Another benefit to password-sharing? At least they’re watching. “These people are still in the fold,” Erickson said. “They’re not going and watching someone else’s service.”

The worst offenders

But streamers want to minimize excess password-sharing, and have implemented some rules to limit the practice. AT&T CEO John Stankey, whose company owned WarnerMedia streamer HBO Max until it was spun off to Discovery earlier this year, said the company has approached the issue by flagging “rampant” abuse, when account credentials are being used by many different households.

Other ways to crack down include capping the number of simultaneous streams to make large-scale sharing inconvenient. Hulu, for one, limits same-time viewing to two screens.
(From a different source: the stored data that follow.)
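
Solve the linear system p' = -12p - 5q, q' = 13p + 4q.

p(t) = C_1e^(-4t)sin(t) - 2C_1e^(-4t)cos(t) - 2C_2e^(-4t)sin(t) - C_2e^(-4t)cos(t), q(t) = -2C_1e^(-4t)sin(t) + 3C_1e^(-4t)cos(t) + 3C_2e^(-4t)sin(t) + 2C_2e^(-4t)cos(t)

Coefficient matrix A = [[-12, -5], [13, 4]].
Characteristic polynomial det(A - λI) = λ^2 + 8λ + 17 = 0.
Eigenvalues λ = -4 ± i (complex conjugate pair).
For λ=-4+i: an eigenvector is (-2,3) - i(1,-2) = (-2 - i, 3 + 2i).
A real fundamental pair from Re and Im of e^((-4+i)t)v: X_1 = e^(-4t)(cos(t)·(-2,3) + sin(t)·(1,-2)), X_2 = e^(-4t)(sin(t)·(-2,3) - cos(t)·(1,-2)).
General solution: C_1X_1 + C_2X_2.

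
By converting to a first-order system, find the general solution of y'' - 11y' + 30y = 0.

Let x_1 = y, x_2 = y'. Then x_1' = x_2 and x_2' = -30x_1 + 11x_2.
A = [[0,1],[-30,11]]; det(A-λI) = λ^2 - 11λ + 30.
Eigenvalues λ = 6, 5 with eigenvectors (1,6), (1,5).

y(t) = c_1e^(6t) + c_2e^(5t)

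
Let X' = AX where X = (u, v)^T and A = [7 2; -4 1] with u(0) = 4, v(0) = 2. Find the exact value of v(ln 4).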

Netflix is taking it a step further. In Chile, Costa Rica, and Peru, Netflix is testing charging users extra so viewers outside of households can keep watching; that extra charge is likely to expand to the United States within a year or so, chief operating officer and chief product officer Greg Peters told investors this month.

Tread carefully

While Netflix’s move could help “better monetize the people who are already watching,” Erickson said, the approach could also backfire if some people factor in password borrowers when evaluating the cost of the service. In other words, the cost of services may be harder to justify when non-household users start getting boxed out.

“If you’re going to literally make this individual subscriber to individual subscriber, then you have to radically rethink your pricing model,” Stephen Beck, founder and managing partner of the consultancy cg42, told Marketing Brew. So far, that’s not happening; instead, streaming services price-points continue to rise to cover the high cost of content.

Plus, more viewers per account—even out-of-household ones—can equal more stability when it comes to subscriber churn, the Achilles heel of the streaming industry that affects both subscription and advertising revenues. In other words, a user who knows friends or family are using their Netflix subscription may end up paying another month instead of canceling.

“A password crackdown across the industry would lead to more volatility because people will swing to the content that they want,” Beck said. “They won’t stick around on that service for the periods of time when the content is not fresh and not interesting.”

Beck cautioned that content remains the key investment for streamers to continue attracting viewers and fueling their businesses. In an ultra-competitive streaming world, even a streamer’s most loyal customers may turn elsewhere if faced with less-than-enticing programming combined with headaches related to account-sharing.

“The danger is thinking that their brands are bigger than the brands of the content that goes through them,” Beck explained. “The minute that you think that is the minute that you’re lost.”